Bilal Hadfi s'est fait exploser près du Stade de France le 13 novembre 2015. © Sipa

D’après le journal Le Soir, ses professeurs avaient fait remonter au ministère belge de l’Éducation leurs préoccupations quant à la radicalisation du futur djihadiste.

En 5e année secondaire, les professeurs de son collège professionnel bruxellois Anneessens-Funck décrivaient Bilal Hadfi comme un apprenti motivé, intéressé et bon camarade.
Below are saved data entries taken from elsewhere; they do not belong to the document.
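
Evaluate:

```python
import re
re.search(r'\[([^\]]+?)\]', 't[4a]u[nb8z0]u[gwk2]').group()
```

'[4a]'

The match spans [1:5] → '[4a]'.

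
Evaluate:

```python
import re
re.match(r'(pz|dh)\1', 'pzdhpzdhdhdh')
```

None

`\1` has to match the exact text group 1 already captured.
With `match`, the pattern is implicitly anchored at the beginning.
Here the string doesn't start with a match, so the call returns None.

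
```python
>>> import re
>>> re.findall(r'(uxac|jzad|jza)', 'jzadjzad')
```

Alternation tries branches left to right and keeps the first one that lets the overall match succeed at that position.
One capturing group, so `findall` returns just the captured substring from each match — 2 in all.

['jzad', 'jzad']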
Un an plus tard, les mêmes enseignants évoquent un adolescent obsédé par la politique internationale, ayant renoncé à écouter de la musique, et applaudissant en classe aux exploits de Boko Haram.

En janvier 2015, Bilal Hadfi salue publiquement l’attaque à Charlie Hebdo, selon l’un de ses camarades, cité par Paris Match.

« Il disait que c’était normal, qu’il fallait que la liberté d’expression s’arrête. Que les insultes à la religion s’arrête. »

Quelques jours plus tard, Bilal Hadfi part en Syrie. Son nom apparait sur la liste des 800 Belges soupçonnés de djihadisme. Il ne reviendra en Europe que pour se faire exploser près du Stade de France, le 13 novembre. Il venait d’avoir 20 ans.

Le directeur de son établissement l’avait pourtant convoqué. Un rapport exprimant l’inquiétude du corps enseignant quant à sa radicalisation avait été transmis au ministère de l’Éducation le 27 avril. Celui-ci est resté sans suite. Une enquête parlementaire a été ouverte pour comprendre les raisons de ce dysfonctionnement.